Divide and conquer

Industrial Robot

ISSN: 0143-991x

Article publication date: 23 October 2007

287

Citation

Loughlin, C. (2007), "Divide and conquer", Industrial Robot, Vol. 34 No. 6. https://doi.org/10.1108/ir.2007.04934faa.001

Publisher

:

Emerald Group Publishing Limited

Copyright © 2007, Emerald Group Publishing Limited


Divide and conquer

As I write this, I have just returned from attending the CLAWAR 2007 Conference (Climbing and Walking Robots, Singapore, 16-18 July 2007) and one of the highlights of the conference for me personally was being able to present the “Industrial Robot Award: for practical innovation in the field of robotics”.

This year the award went to a group Centre for Automated and Robotic NDT, London South Bank University, UK for their paper “Development of a climbing robot for inspection of long weld lines”.

Welding is one of the earliest applications for robots and is still one of the most common, and yet it is also one that continues to generate a significant number of new technical developments and innovations.

Welding together of cars and other fabrications as they roll down, a production line is now somewhat routine. The robots are firmly bolted to the shop floor and they perform the same welding operations time after time. When you are making cars then this is exactly what you want, each car should be the same as the one before it and the last thing you want is variability.

The real challenge for robot welding these days is not the automotive industry but instead lies in the welding together of large structures such as buildings, bridges and ships where virtually every weld is unique and where the sheer size of the operation implies unavoidable variation in part location. You can forget about sub-millimeter accuracies and absolute positioning to a few thou. As soon as you start talking big, everything moves around as thermal and gravitational bending forces come into the equation.

The challenge today is to take the robot welder to the workpiece and not the other way round. The robot must be able to position itself at the correct location and be able to weld horizontally, vertical, overhead and all angles in between. Another added difficulty is that because each weld is effectively unique you cannot apply normal statistical sampling techniques to monitor weld quality. Each section of weld needs to be inspected to verify its quality, and usually this inspection needs to be done as the welding continues so that the operation can be halted if problems occur before too much damage occurs and too much rework is created.

What appealed to me and the other judges about the above paper was that the various tasks of welding and inspection had been broken down and shared between multiple robots. In this case, three robots are used. A utility robot that basically carries the reel of welding wire, the welding robot itself and finally the NDT robot that checks the quality of the welds.

By splitting the tasks in this way, the size and weight of each unit is reduced and because each unit is free to move relative to the other units the overall flexibility of the system is greatly increased. This all means that it will be able to perform a much higher percentage of welding tasks as compared to a larger, heavier robot that attempted to combine all operations in a single unit.

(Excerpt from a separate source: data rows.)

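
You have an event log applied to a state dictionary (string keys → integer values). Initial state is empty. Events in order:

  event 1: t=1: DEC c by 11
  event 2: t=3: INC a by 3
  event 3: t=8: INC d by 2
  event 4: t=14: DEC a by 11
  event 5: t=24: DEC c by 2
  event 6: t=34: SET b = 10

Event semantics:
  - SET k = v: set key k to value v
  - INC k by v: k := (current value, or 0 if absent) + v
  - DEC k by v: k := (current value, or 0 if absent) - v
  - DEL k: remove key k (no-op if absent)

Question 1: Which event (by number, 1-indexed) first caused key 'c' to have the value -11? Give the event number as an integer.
Answer: 1

Derivation:
Looking for first event where c becomes -11:
  event 1: c (absent) -> -11  <-- first match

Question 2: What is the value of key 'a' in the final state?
Track key 'a' through all 6 events:
  event 1 (t=1: DEC c by 11): a unchanged
  event 2 (t=3: INC a by 3): a (absent) -> 3
  event 3 (t=8: INC d by 2): a unchanged
  event 4 (t=14: DEC a by 11): a 3 -> -8
  event 5 (t=24: DEC c by 2): a unchanged
  event 6 (t=34: SET b = 10): a unchanged
Final: a = -8

Answer: -8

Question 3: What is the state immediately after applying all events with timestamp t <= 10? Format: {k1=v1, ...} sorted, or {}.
Answer: {a=3, c=-11, d=2}

Derivation:
Apply events with t <= 10 (3 events):
  after event 1 (t=1: DEC c by 11): {c=-11}
  after event 2 (t=3: INC a by 3): {a=3, c=-11}
  after event 3 (t=8: INC d by 2): {a=3, c=-11, d=2}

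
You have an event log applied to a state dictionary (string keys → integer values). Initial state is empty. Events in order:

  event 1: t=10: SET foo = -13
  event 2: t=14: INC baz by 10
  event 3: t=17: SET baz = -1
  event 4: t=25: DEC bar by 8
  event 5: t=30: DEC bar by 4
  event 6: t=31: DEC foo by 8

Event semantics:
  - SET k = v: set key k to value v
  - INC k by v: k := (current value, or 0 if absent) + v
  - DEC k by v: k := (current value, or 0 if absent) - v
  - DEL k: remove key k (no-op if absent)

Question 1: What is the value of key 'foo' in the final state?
Track key 'foo' through all 6 events:
  event 1 (t=10: SET foo = -13): foo (absent) -> -13
  event 2 (t=14: INC baz by 10): foo unchanged
  event 3 (t=17: SET baz = -1): foo unchanged
  event 4 (t=25: DEC bar by 8): foo unchanged
  event 5 (t=30: DEC bar by 4): foo unchanged
  event 6 (t=31: DEC foo by 8): foo -13 -> -21
Final: foo = -21

Answer: -21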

This approach is nothing new because it mimics the way that manual welding has been done for ages. The welding power supply and wire feed is in one box (or sometimes two), the welder holds the torch and the weld inspector follows behind sometime after. What is new however is that this tried and tested technique is now being automated.

The London South Bank University project is at an early stage of development, and no doubt numerous problems remain to be discovered and overcome, but it does demonstrate the sort of lateral thinking that we need to embrace if welding robots are to detach themselves from the factory floor and tackle the great many opportunities that await.

A revised and updated version of the paper will be published in a future issue of our journal and I look forward to seeing how the project progresses.